THE WEIGHT OF ZERO made its way to the top of my pile. I opened the book to find a letter from the editor at Delacorte Press. She talked about the importance of this book, both to her personally, and the world as a whole. She laid out the message of the book in black and white. Oh boy. Definitely a book with an agenda.

I started reading. And I kept reading. I read about half of the book in one sitting. Yes, this is a book with an agenda. More importantly, it is a great, well-told STORY.

Catherine knows that she has bipolar disorder. She has experienced both the crippling depression (she has named it Zero) and the euphoria and boundless energy of mania. She has tried to commit suicide while in the grasp of Zero before, and has a clear plan to succeed the next time Zero grabs her and crushes her under its weight. But she has one thing she wants to do before she dies. One thing. It’s a thing that would be on the bucket list of many teenagers if they made one.

Catherine goes after this one thing, the only thing she thinks she wants to do before she dies. Along the way she begins to accumulate other things. Things that are given to her that she didn’t know she wanted, things she didn’t know she needed.

Yes, there is a message to this story, an agenda. Hope is sneaky. Even when you refuse to acknowledge it, it can find a way in. Also this- you are not your disease. And this- you can live.

And I loved it. This is just a great story of a girl on mission. It just so happens that she is dragging THE WEIGHT OF ZERO on that mission with her.

Here’s the part I didn’t share on Goodreads. This is the personal stuff.

I’m familiar with Zero. I have felt his weight. He has sprawled on me in the middle of the night, on the brightest of sunny days. He has convinced me to make a plan. Not once, but twice. Once I followed through on my plan. Luckily, I was too young to know what I needed to know to succeed.

My visits from Zero were largely prompted by medical issues. As a teenager, I was told I would be in a wheelchair by the time I was twenty. Dead by the time I turned thirty. Couple that prognosis with extraordinary pain and it’s easy to see how Zero found me that time. His second visit occurred just after I had my second child. Swirling in post-partem hormones. Diagnosed with cancer. Circumstances opened the door and welcomed him in.

I made it through both of my battles with Zero. But I was waiting. Waiting for the rest.

My dad had bipolar disorder. So did his mother. It was possible that I carried that same genetic code. Most people with bipolar disorder are diagnosed before they turn thirty-four. I watched that birthday creep up on me. I waited for mania. With two major bouts of depression in my past, a single go-round with mania would probably be enough to give me the diagnosis I hoped to avoid.

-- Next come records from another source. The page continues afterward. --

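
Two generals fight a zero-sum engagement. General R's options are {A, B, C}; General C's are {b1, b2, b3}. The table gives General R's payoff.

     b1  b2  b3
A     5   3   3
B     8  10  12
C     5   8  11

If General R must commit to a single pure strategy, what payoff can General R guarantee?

8

Row minima: A → 3, B → 8, C → 5.
The best of these is 8.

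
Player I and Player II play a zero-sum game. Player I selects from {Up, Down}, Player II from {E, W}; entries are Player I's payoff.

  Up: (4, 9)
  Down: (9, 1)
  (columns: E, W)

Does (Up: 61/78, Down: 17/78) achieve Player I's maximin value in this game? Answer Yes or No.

Against E this mix gives (61/78)·4 + (17/78)·9 = 397/78.
Against W this mix gives (61/78)·9 + (17/78)·1 = 283/39.
Player II will play E, holding Player I to 397/78. Shifting weight toward the row that does better against E would raise this floor (the equalizing mix achieves 77/13 against both E and W), so the proposed strategy is not optimal.

No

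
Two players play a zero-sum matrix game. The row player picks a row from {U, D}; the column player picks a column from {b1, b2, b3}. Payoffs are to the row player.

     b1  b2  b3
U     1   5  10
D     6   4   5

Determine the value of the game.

Row minima: U → 1, D → 4; maximin = 4.
Column maxima: b1 → 6, b2 → 5, b3 → 10; minimax = 5.
4 ≠ 5, so there is no saddle point; optimal play is mixed.
b3 is strictly dominated by b2 (it gives the row player strictly more in every row), so the column player never plays it.
On the remaining 2×2 (U, D vs b1, b2):
Let the row player play U with probability p. Expected payoff against b1: 1p + 6(1−p) = −5p + 6; against b2: 5p + 4(1−p) = p + 4.
Setting these equal: −5p + 6 = p + 4 ⇒ −6p = -2 ⇒ p = 1/3, and the value is (-5)·(1/3) + 6 = 13/3.
For the column player: with q = P(b1), equating U's and D's payoffs gives −4q + 5 = 2q + 4 ⇒ q = 1/6.

13/3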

Thirty-four happened several years ago. (Don’t ask how many. That’s not polite. :) ) Statistics tells me I should be in the clear. But I don’t trust statistics. Someone has to be in the 1%.

Now I don’t watch just me. I watch my kids. I watch the ADHD and impulsive behaviors. Studies have suggested a genetic link between ADHD, bipolar disorder, and schizophrenia. It’s possible that I may have passed the genetic code onto my kids without expressing those genes myself.

So I watch. And I wait. I’m ready. For Zero and whatever friends he brings to play.